Saliency Generation and Analysis (classification)¶

A saliency map highlights areas of interest within an image, that contributed to the produced score. For example, in the context of tuberculosis detection from chest X-ray images, this would be the locations in those images where tuberculosis is (supposedly) present.

This package provides scripts that can generate saliency maps and compute relevant metrics for evaluating the performance of saliency map algorithms taking into consideraton result completeness, and human interpretability. Result completeness evaluates how much of the output score is explained by the computed saliency maps. Human interpretability evaluates how much of the generated saliency map matches human expectations when performing the same task.

Evaluation of human interpretability obviously requires the use of a datamodule with human-annotated saliency information that is supposed to correlate with image labels.

The command-line interface for saliency map generation and analysis is available through the mednet classify saliency subcommands. The commands should be called in sequence to generate intermediate outputs required for subsequent commands:

Fig. 2 Overview of CLI commands for saliency generation and evaluation. Clicking on each item leads to the appropriate specific documentation. Saliency generation can be done for any datamodule split. In this figure, only the Test data set is displayed for illustrative purposes.¶

Saliency Generation¶

Saliency maps can be generated with the saliency generate command. They are represented as numpy arrays of the same size as thes images, with values in the range [0-1] and saved in .npy files.

Several saliency mapping algorithms are available to choose from, which can be specified with the -s option.
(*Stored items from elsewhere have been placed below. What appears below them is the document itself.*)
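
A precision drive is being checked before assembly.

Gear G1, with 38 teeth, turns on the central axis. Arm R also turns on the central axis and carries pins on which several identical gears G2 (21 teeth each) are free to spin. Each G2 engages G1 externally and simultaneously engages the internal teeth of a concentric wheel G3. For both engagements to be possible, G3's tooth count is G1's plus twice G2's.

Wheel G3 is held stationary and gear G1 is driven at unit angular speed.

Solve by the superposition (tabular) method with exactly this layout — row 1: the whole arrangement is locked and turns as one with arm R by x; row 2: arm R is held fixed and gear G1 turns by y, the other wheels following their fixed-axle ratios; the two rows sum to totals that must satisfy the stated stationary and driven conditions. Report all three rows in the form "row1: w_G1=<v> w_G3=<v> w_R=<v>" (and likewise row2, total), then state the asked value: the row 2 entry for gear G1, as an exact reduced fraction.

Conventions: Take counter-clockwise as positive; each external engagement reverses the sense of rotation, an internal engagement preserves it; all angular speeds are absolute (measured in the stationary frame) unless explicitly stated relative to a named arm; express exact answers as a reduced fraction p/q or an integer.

row1: w_G1=19/59 w_G3=19/59 w_R=19/59
row2: w_G1=40/59 w_G3=-19/59 w_R=0
total: w_G1=1 w_G3=0 w_R=19/59
asked value: 40/59

class = planetary set [G3 = 38+2·21 = 80; Willis about the carrier]
row 1 (train locked, turned with arm): all members turn x
row 2 — arm fixed, fixed-axis ratios: sun y, ring −(38/80)·y, arm 0
boundary: total ω_ring = x − (38/80)·y = 0 and total ω_sun = x + y = 1  ⇒  y = 40/59, x = 19/59
row 2 ring = −(38/80)·40/59 = -19/59
totals (row 1 + row 2): sun 19/59 + 40/59 = 1, ring 19/59 + (-19/59) = 0, arm 19/59 + 0 = 19/59
asked cell (row2, sun) = 40/59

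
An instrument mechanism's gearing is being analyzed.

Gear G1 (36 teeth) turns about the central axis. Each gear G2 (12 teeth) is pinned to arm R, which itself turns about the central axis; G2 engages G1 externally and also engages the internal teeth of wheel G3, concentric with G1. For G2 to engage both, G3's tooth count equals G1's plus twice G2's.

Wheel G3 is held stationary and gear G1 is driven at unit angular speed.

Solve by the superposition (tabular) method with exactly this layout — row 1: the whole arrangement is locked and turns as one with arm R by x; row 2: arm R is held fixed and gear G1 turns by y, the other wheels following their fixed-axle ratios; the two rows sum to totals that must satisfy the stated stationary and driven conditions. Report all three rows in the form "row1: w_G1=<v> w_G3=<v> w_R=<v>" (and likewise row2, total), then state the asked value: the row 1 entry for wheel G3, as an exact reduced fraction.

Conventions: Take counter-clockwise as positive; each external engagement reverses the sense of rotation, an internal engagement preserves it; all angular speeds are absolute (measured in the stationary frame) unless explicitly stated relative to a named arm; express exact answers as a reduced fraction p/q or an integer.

row1: w_G1=3/8 w_G3=3/8 w_R=3/8
row2: w_G1=5/8 w_G3=-3/8 w_R=0
total: w_G1=1 w_G3=0 w_R=3/8
asked value: 3/8

class = planetary set [G3 = 36+2·12 = 60; Willis about the carrier]
superposition row 1 [locked train]: every member turns x
superposition row 2 [arm held]: sun y, ring −(36/60)·y, arm 0
boundary: total ω_ring = x − (36/60)·y = 0 and total ω_sun = x + y = 1  ⇒  y = 5/8, x = 3/8
row 2 ring = −(36/60)·5/8 = -3/8
totals (row 1 + row 2): sun 3/8 + 5/8 = 1, ring 3/8 + (-3/8) = 0, arm 3/8 + 0 = 3/8
asked cell (row1, ring) = 3/8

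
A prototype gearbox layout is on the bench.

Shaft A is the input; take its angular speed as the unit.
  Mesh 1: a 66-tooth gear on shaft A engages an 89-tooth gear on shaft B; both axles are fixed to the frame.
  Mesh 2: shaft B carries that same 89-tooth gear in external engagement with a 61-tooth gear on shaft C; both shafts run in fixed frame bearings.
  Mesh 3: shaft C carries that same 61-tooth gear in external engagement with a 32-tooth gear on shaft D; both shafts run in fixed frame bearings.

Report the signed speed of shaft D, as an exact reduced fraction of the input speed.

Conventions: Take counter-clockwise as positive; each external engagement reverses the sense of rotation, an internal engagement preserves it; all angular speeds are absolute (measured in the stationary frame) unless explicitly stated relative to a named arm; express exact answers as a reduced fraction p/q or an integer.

-33/16

3-mesh fixed-axis compound train (all bearings frame-fixed)
mesh 1 [66T→89T]: |ω|/ω_in = 1×66/89 = 66/89, sense flips to −
mesh 2 [89T→61T]: |ω|/ω_in = (66/89)×89/61 = 66/61, sense flips to +
mesh 3 [61T→32T]: |ω|/ω_in = (66/61)×61/32 = 33/16, sense flips to −
signed output speed (× input speed) = -33/16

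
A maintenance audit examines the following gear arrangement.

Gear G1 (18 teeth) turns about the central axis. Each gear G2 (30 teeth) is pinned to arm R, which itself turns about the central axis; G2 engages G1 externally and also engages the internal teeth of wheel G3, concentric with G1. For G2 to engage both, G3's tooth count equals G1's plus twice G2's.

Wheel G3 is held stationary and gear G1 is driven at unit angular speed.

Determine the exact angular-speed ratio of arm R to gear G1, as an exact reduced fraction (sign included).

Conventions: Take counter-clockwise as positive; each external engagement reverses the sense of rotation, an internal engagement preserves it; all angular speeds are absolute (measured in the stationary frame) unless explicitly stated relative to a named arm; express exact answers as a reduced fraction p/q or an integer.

planetary set (18T centre, 30T on arm, 78T internal) — Willis relation
ring teeth: 18 + 2·30 = 78
18(ω_sun−ω_arm) = −78(ω_ring−ω_arm),  ω_ring = 0, ω_sun = 1
18(1−ω_arm) = −78(0−ω_arm)  ⇒  96·ω_arm = 18  ⇒  ω_arm = 3/16
ω_out/ω_in = 3/16

3/16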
The default algorithm is GradCAM.

To generate saliency maps for all splits in a datamodule, run a command such as:

mednet classify saliency generate -vv pasa tbx11k-v1-healthy-vs-atb --weight=path/to/model-at-lowest-validation-loss.ckpt --output-folder=results

Viewing¶

To overlay saliency maps over the original images, use the saliency view command. Results are saved as PNG images in which brigter pixels correspond to areas with higher saliency.

To generate visualizations, run a command such as:

# input-folder is the location of the saliency maps created as per above
mednet classify saliency view -vv pasa tbx11k-v1-healthy-vs-atb --input-folder=input-folder --output-folder=results

Completeness¶

The saliency completeness script computes ROAD scores of saliency maps and saves them in a JSON file. The ROAD algorithm [RLB+22] estimates the explainability (in the completeness sense) of saliency maps by substituting relevant pixels in the input image by a local average, re-running prediction on the altered image, and measuring changes in the output classification score when said perturbations are in place. By substituting most or least relevant pixels with surrounding averages, the ROAD algorithm estimates the importance of such elements in the produced saliency map.

To run completeness analysis for a given model and saliency-map algorithm on all splits of a datamodule, use the saliency completeness command. ROAD scores for each input sample are computed and stored in a JSON file for later analysis. For example:

mednet classify saliency completeness -vv pasa tbx11k-v1-healthy-vs-atb --device="cuda:0" --weight=path/to/model-at-lowest-validation-loss.ckpt --output-folder=results

Note

Running the completness analysis on a GPU is strongly advised. The algorithm requires multiple model passes per sample.
The target datamodule does NOT require specific annotations for this analysis

Interpretability¶

Given a target label, the interpretability step computes the proportional energy and average saliency focus in a datamodule. The proportional energy is defined as the quantity of activation that lies within the ground truth boxes compared to the total sum of the activations. The average saliency focus is the sum of the values of the saliency map over the ground-truth bounding boxes, normalized by the total area covered by all ground-truth bounding boxes.

To run interpretability analysis for a given model and saliency-map algorithm on all splits of a datamodule, use the saliency interpretability command. The average egnery and saliency focus features for each input sample are computed and stored in a JSON file for later analysis. For example:

mednet saliency interpretability -vv tbx11k-v1-healthy-vs-atb --input-folder=parent-folder/saliencies/ --output-json=path/to/interpretability-scores.json

Note

Currently, this functionality requires a datamodule containing human-annotated bounding boxes.